A few days into the new year and most of us are already beginning to waver in our earnest resolve to skip dessert, hit the gym every morning, and finish War and Peace. It’s a well-known phenomenon that recurs every year and that economists have formalized into a theory called hyperbolic discounting.
“We are more optimistic about our future and our future selves than we are in the present,” says David Rose, an entrepreneur and founder of Vitality, a medical-monitoring startup. In other words, it’s easy to make plans about how healthy, responsible, and efficient we will be next week but hard to execute them once next week becomes today.
As behavioral economists—who use social, cognitive, and emotional factors to understand how people make choices—refine their understanding of what helps us stick to commitments, they are using this information to design new tools. Not surprisingly, money turns out to be a good motivator.
Ian Ayres, a behavioral economist at Yale, developed a website called StickK.com, on which users set a specific goal and then pledge a sum of money to forfeit should they fail to achieve it.
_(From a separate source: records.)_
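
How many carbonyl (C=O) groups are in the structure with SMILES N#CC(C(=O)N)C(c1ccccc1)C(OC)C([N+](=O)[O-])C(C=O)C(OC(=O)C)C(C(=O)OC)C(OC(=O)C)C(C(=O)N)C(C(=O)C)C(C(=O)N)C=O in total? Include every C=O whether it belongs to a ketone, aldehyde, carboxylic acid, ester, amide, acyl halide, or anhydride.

CH(CONH2): amide, 1 C=O (running total 1).
CH(CHO): aldehyde, 1 C=O (running total 2).
CH(OCOCH3): ester, 1 C=O (running total 3).
CH(COOCH3): ester, 1 C=O (running total 4).
CH(OCOCH3): ester, 1 C=O (running total 5).
CH(CONH2): amide, 1 C=O (running total 6).
CH(COCH3): ketone, 1 C=O (running total 7).
CH(CONH2): amide, 1 C=O (running total 8).
CHO: aldehyde, 1 C=O (running total 9).

9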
Unlike other sites that track weight loss and fitness goals and offer support via social networking, StickK leverages another discovery from behavioral economics: our extreme dislike of losing money.
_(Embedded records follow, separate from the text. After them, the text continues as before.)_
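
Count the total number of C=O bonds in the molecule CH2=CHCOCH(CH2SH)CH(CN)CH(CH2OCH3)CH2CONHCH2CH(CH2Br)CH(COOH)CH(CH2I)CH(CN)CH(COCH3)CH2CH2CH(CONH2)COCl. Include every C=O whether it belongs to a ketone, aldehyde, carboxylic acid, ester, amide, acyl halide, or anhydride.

CO: ketone, 1 C=O (running total 1).
CH2CONHCH2: amide, 1 C=O (running total 2).
CH(COOH): carboxylic acid, 1 C=O (running total 3).
CH(COCH3): ketone, 1 C=O (running total 4).
CH(CONH2): amide, 1 C=O (running total 5).
COCl: acyl halide, 1 C=O (running total 6).

6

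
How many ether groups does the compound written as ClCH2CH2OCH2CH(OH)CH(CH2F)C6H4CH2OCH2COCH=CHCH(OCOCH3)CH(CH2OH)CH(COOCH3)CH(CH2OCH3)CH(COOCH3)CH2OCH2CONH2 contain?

Reading the structure from left to right:
  ClCH2: halogen on an sp³ carbon → alkyl halide.
  CH2OCH2: C–O–C with sp³ carbons on both sides and no adjacent C=O → ether.
  CH(OH): –OH on an sp³ carbon → alcohol (secondary).
  CH(CH2F): pendant –CH2X: halogen on sp³ carbon → alkyl halide.
  C6H4: para-disubstituted benzene ring → arene.
  CH2OCH2: C–O–C with sp³ carbons on both sides and no adjacent C=O → ether.
  CO: –C(=O)– with carbon on both sides → ketone.
  CH=CH: C=C double bond → alkene.
  CH(OCOCH3): pendant –OC(=O)CH3: an acyloxy group → ester.
  CH(CH2OH): pendant –CH2OH on an sp³ backbone C → alcohol.
  CH(COOCH3): pendant –COOCH3: carbonyl C bonded to C and –OCH3 → ester.
  CH(CH2OCH3): pendant –CH2OCH3: C–O–C linkage → ether.
  CH(COOCH3): pendant –COOCH3: carbonyl C bonded to C and –OCH3 → ester.
  CH2OCH2: C–O–C with sp³ carbons on both sides and no adjacent C=O → ether.
  CONH2: –C(=O)NH2: carbonyl C bonded to C and to N → amide (the N is not a separate amine).
Ether appears at: CH2OCH2, CH2OCH2, CH(CH2OCH3), CH2OCH2 → 4.

4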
“The specter of losing money is twice as motivating as the possibility of gaining the same amount of money,” says Rose. Users can even designate an “anti-charity” as the beneficiary of their money should they fail to meet their goals. For example, someone favoring restrictions on gun ownership might choose the National Rifle Association.
The site, which is entering its third year, has more than 50,000 users who have put about $5 million at risk. “We have a 70 to 80 percent success rate in helping people stick to serious commitments to exercise or lose weight,” says Ayres, who recently published a book, Carrots and Sticks, which lays out the behavioral economics behind crafting incentives.
Interviews with StickK users and analysis of data from the website show that an even more important motivator than money is accountability. Users can designate referees to monitor their progress and make sure they are reporting it accurately. They can also choose to make their quest public, adding a worldwide sense of accountability.